I simply lost sight of the how often I rode intensely. It was like crack; the more and harder I rode, the faster I got. On the road, I was thinking, “I’m ready to ride with the big dogs. I know I can hold my own.” I felt so excited.
All this, of course, during the first three weeks of a stressful new job, and a new apartment in a brand new area.
I’m sure you can guess what came next.
The Saturday after those hill repeats, during a routine, moderate spin, I realized I felt like utter crap. The entry from my training log says:
Feeling sluggish, irrtiable, uninspired today. Seasonal allergies bad.
Warning! Danger, Will Robinson!!!
Yet, onward I pushed. Thinking it was a fluke, the next day I rode a moderate distance, and ended up dragging myself through it. I hated a good portion of that ride. I had started feeling exhausted at work, sometimes to the point where I had to turn out the lights in my office and sleep for 25 minutes just to finish the day. I did finally figured out that I had gone too far, but there, too, I made a mistake. I only backed off a little, instead of getting off the bike altogether for at least a week as I should have. I just didn’t see the big picture.

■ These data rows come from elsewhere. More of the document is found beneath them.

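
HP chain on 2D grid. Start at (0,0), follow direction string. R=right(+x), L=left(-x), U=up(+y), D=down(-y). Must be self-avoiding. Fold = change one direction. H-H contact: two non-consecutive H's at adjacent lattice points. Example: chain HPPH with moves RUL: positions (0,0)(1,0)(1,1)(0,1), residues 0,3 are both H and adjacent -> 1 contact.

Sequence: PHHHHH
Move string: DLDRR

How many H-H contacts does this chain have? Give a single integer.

Positions: [(0, 0), (0, -1), (-1, -1), (-1, -2), (0, -2), (1, -2)]
H-H contact: residue 1 @(0,-1) - residue 4 @(0, -2)

Answer: 1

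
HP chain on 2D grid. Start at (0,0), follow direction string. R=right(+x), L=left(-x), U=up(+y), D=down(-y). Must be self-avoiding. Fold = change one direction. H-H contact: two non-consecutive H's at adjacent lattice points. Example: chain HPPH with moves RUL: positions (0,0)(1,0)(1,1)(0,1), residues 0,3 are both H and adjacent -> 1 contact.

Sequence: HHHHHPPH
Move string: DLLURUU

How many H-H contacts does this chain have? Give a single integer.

Positions: [(0, 0), (0, -1), (-1, -1), (-2, -1), (-2, 0), (-1, 0), (-1, 1), (-1, 2)]
No H-H contacts found.

Answer: 0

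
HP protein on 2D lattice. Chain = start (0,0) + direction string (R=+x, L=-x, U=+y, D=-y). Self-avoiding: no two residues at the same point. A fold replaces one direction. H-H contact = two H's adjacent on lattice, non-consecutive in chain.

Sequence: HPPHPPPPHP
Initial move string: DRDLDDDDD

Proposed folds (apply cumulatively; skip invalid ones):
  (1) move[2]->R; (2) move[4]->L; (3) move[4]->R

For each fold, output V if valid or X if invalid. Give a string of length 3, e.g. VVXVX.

Initial: DRDLDDDDD -> [(0, 0), (0, -1), (1, -1), (1, -2), (0, -2), (0, -3), (0, -4), (0, -5), (0, -6), (0, -7)]
Fold 1: move[2]->R => DRRLDDDDD INVALID (collision), skipped
Fold 2: move[4]->L => DRDLLDDDD VALID
Fold 3: move[4]->R => DRDLRDDDD INVALID (collision), skipped

Answer: XVX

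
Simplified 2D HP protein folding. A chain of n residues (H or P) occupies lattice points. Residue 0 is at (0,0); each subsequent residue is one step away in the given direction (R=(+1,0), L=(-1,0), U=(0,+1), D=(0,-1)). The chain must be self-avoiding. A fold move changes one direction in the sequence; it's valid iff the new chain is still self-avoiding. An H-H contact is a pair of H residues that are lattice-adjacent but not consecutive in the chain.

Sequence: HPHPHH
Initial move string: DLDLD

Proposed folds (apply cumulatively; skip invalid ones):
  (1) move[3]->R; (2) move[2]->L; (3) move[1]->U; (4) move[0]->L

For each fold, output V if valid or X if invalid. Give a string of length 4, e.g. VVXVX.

Answer: VXXV

Derivation:
Initial: DLDLD -> [(0, 0), (0, -1), (-1, -1), (-1, -2), (-2, -2), (-2, -3)]
Fold 1: move[3]->R => DLDRD VALID
Fold 2: move[2]->L => DLLRD INVALID (collision), skipped
Fold 3: move[1]->U => DUDRD INVALID (collision), skipped
Fold 4: move[0]->L => LLDRD VALID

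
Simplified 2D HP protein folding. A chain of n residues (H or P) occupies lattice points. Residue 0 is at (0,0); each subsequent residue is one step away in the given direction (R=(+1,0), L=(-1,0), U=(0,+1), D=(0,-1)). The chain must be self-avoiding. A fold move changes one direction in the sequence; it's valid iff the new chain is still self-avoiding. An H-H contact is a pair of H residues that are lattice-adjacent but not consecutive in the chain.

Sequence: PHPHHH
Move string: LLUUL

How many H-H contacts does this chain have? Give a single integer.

Positions: [(0, 0), (-1, 0), (-2, 0), (-2, 1), (-2, 2), (-3, 2)]
No H-H contacts found.

Answer: 0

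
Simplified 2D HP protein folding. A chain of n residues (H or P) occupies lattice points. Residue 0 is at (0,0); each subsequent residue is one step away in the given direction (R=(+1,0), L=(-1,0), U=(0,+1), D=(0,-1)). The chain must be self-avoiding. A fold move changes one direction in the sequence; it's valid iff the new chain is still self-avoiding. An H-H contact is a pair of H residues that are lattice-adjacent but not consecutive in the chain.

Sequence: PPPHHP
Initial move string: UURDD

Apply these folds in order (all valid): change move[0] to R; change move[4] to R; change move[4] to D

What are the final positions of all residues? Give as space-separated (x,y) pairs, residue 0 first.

Answer: (0,0) (1,0) (1,1) (2,1) (2,0) (2,-1)

Derivation:
Initial moves: UURDD
Fold: move[0]->R => RURDD (positions: [(0, 0), (1, 0), (1, 1), (2, 1), (2, 0), (2, -1)])
Fold: move[4]->R => RURDR (positions: [(0, 0), (1, 0), (1, 1), (2, 1), (2, 0), (3, 0)])
Fold: move[4]->D => RURDD (positions: [(0, 0), (1, 0), (1, 1), (2, 1), (2, 0), (2, -1)])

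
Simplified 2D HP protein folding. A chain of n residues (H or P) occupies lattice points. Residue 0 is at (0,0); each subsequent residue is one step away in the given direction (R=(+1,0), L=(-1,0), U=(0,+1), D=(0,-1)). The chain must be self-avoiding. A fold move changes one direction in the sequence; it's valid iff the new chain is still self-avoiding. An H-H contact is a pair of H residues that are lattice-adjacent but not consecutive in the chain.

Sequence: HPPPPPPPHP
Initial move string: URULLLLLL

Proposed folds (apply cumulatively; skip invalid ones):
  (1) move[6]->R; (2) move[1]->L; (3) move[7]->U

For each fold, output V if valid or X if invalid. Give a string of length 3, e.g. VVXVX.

Initial: URULLLLLL -> [(0, 0), (0, 1), (1, 1), (1, 2), (0, 2), (-1, 2), (-2, 2), (-3, 2), (-4, 2), (-5, 2)]
Fold 1: move[6]->R => URULLLRLL INVALID (collision), skipped
Fold 2: move[1]->L => ULULLLLLL VALID
Fold 3: move[7]->U => ULULLLLUL VALID

Answer: XVV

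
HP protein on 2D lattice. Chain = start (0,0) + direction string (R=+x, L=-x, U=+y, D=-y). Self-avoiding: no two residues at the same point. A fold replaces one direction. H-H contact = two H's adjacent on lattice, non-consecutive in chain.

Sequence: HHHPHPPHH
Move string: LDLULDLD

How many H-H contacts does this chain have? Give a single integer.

Positions: [(0, 0), (-1, 0), (-1, -1), (-2, -1), (-2, 0), (-3, 0), (-3, -1), (-4, -1), (-4, -2)]
H-H contact: residue 1 @(-1,0) - residue 4 @(-2, 0)

Answer: 1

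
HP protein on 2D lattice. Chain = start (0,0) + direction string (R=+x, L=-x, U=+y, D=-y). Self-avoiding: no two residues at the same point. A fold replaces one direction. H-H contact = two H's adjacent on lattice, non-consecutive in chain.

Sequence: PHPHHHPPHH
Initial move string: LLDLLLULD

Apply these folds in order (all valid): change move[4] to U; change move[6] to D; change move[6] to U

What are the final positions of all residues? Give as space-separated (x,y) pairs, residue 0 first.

Initial moves: LLDLLLULD
Fold: move[4]->U => LLDLULULD (positions: [(0, 0), (-1, 0), (-2, 0), (-2, -1), (-3, -1), (-3, 0), (-4, 0), (-4, 1), (-5, 1), (-5, 0)])
Fold: move[6]->D => LLDLULDLD (positions: [(0, 0), (-1, 0), (-2, 0), (-2, -1), (-3, -1), (-3, 0), (-4, 0), (-4, -1), (-5, -1), (-5, -2)])
Fold: move[6]->U => LLDLULULD (positions: [(0, 0), (-1, 0), (-2, 0), (-2, -1), (-3, -1), (-3, 0), (-4, 0), (-4, 1), (-5, 1), (-5, 0)])

Answer: (0,0) (-1,0) (-2,0) (-2,-1) (-3,-1) (-3,0) (-4,0) (-4,1) (-5,1) (-5,0)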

I dug a huge hole for myself, and, long story short, I ended up having to do little to no riding for the better part of three long weeks. My allergies were raging. I was sickly-thin and couldn’t gain weight.

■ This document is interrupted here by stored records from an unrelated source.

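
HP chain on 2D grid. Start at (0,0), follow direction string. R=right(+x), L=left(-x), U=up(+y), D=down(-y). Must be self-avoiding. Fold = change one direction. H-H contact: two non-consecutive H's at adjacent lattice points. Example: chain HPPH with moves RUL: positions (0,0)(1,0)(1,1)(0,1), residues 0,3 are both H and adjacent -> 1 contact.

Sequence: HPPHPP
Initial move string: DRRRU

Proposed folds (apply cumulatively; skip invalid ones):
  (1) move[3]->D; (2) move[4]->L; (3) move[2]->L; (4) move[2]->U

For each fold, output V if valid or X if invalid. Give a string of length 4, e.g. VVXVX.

Initial: DRRRU -> [(0, 0), (0, -1), (1, -1), (2, -1), (3, -1), (3, 0)]
Fold 1: move[3]->D => DRRDU INVALID (collision), skipped
Fold 2: move[4]->L => DRRRL INVALID (collision), skipped
Fold 3: move[2]->L => DRLRU INVALID (collision), skipped
Fold 4: move[2]->U => DRURU VALID

Answer: XXXV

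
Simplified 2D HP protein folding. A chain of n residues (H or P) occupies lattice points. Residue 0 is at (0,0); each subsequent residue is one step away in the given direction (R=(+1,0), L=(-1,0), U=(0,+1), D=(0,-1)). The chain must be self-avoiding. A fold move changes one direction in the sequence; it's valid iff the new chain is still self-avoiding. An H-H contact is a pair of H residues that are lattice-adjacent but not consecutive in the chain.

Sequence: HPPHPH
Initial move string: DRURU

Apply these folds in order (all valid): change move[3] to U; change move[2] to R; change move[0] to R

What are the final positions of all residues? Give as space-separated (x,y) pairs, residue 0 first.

Answer: (0,0) (1,0) (2,0) (3,0) (3,1) (3,2)

Derivation:
Initial moves: DRURU
Fold: move[3]->U => DRUUU (positions: [(0, 0), (0, -1), (1, -1), (1, 0), (1, 1), (1, 2)])
Fold: move[2]->R => DRRUU (positions: [(0, 0), (0, -1), (1, -1), (2, -1), (2, 0), (2, 1)])
Fold: move[0]->R => RRRUU (positions: [(0, 0), (1, 0), (2, 0), (3, 0), (3, 1), (3, 2)])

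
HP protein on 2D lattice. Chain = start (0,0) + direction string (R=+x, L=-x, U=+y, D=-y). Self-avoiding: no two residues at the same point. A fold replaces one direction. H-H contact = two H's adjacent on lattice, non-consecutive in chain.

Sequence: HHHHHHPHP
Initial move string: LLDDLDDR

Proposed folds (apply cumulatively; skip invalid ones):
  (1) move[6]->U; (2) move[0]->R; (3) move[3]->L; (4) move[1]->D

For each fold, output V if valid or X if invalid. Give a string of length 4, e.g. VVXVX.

Initial: LLDDLDDR -> [(0, 0), (-1, 0), (-2, 0), (-2, -1), (-2, -2), (-3, -2), (-3, -3), (-3, -4), (-2, -4)]
Fold 1: move[6]->U => LLDDLDUR INVALID (collision), skipped
Fold 2: move[0]->R => RLDDLDDR INVALID (collision), skipped
Fold 3: move[3]->L => LLDLLDDR VALID
Fold 4: move[1]->D => LDDLLDDR VALID

Answer: XXVV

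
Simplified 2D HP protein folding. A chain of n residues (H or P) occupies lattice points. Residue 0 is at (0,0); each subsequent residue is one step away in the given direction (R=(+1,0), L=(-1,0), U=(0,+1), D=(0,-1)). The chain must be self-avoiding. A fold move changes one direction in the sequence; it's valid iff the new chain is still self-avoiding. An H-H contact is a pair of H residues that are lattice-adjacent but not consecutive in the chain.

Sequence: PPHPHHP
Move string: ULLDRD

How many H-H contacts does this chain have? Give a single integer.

Positions: [(0, 0), (0, 1), (-1, 1), (-2, 1), (-2, 0), (-1, 0), (-1, -1)]
H-H contact: residue 2 @(-1,1) - residue 5 @(-1, 0)

Answer: 1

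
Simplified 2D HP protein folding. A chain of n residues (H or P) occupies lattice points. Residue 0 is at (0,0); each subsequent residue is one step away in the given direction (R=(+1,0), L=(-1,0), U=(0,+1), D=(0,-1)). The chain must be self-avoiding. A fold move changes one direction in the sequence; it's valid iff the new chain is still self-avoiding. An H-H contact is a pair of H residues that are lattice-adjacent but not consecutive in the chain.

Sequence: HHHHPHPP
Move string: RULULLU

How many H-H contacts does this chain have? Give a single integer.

Positions: [(0, 0), (1, 0), (1, 1), (0, 1), (0, 2), (-1, 2), (-2, 2), (-2, 3)]
H-H contact: residue 0 @(0,0) - residue 3 @(0, 1)

Answer: 1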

I started doubling up on helpful nutritional supplements like ginseng and B vitamins, eating mountains of healthy greens, and adding red meat to my diet. I firmly re-established my sleep cycle, and did light cross-training like hiking, yoga and long walks. By the time I started feeling even a little healthy again, I had lost months’ worth of fitness, which I’m currently still regaining -- slowly.

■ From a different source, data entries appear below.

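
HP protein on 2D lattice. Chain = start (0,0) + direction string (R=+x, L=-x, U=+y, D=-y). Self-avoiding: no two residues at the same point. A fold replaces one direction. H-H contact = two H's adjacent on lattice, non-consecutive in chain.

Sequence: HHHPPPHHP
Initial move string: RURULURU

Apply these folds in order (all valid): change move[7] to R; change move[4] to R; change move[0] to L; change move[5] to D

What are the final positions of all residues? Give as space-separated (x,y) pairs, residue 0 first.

Answer: (0,0) (-1,0) (-1,1) (0,1) (0,2) (1,2) (1,1) (2,1) (3,1)

Derivation:
Initial moves: RURULURU
Fold: move[7]->R => RURULURR (positions: [(0, 0), (1, 0), (1, 1), (2, 1), (2, 2), (1, 2), (1, 3), (2, 3), (3, 3)])
Fold: move[4]->R => RURURURR (positions: [(0, 0), (1, 0), (1, 1), (2, 1), (2, 2), (3, 2), (3, 3), (4, 3), (5, 3)])
Fold: move[0]->L => LURURURR (positions: [(0, 0), (-1, 0), (-1, 1), (0, 1), (0, 2), (1, 2), (1, 3), (2, 3), (3, 3)])
Fold: move[5]->D => LURURDRR (positions: [(0, 0), (-1, 0), (-1, 1), (0, 1), (0, 2), (1, 2), (1, 1), (2, 1), (3, 1)])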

And so it was that I learned the limits of my body. Overtraining is a very real thing. In retrospect, and after a lot of research, it’s easy to see the signposts. The exhaustion during the day, poor sleep at night, and increased allergies all started long before I had problems while riding. I could have started extra rest right then and probably saved many weeks of recovery time later.
And then again, had I taken a serious break once I did find that I couldn’t ride well and that I was hating the act of riding (other common signs of overtraining), I could have still saved time and fitness.
Training is tricky; usually “less is more,” especially for those of us solidly into middle age and with demanding lives. Then again, sometimes “more is more;” some days that extra intensity is just what I need to blast out the blahs. But when a lot of symptoms are cropping up at once, it’s time to get off the bike and rest.
I can’t say that you’ll always come back stronger – sometimes, you might lose a bit of fitness. But at the very least, you’ll lose a lot less than you would if you pushed through it.
So, that’s where I’ve been all these weeks. With luck, I’m solidly back now, and you’ll be hearing from me.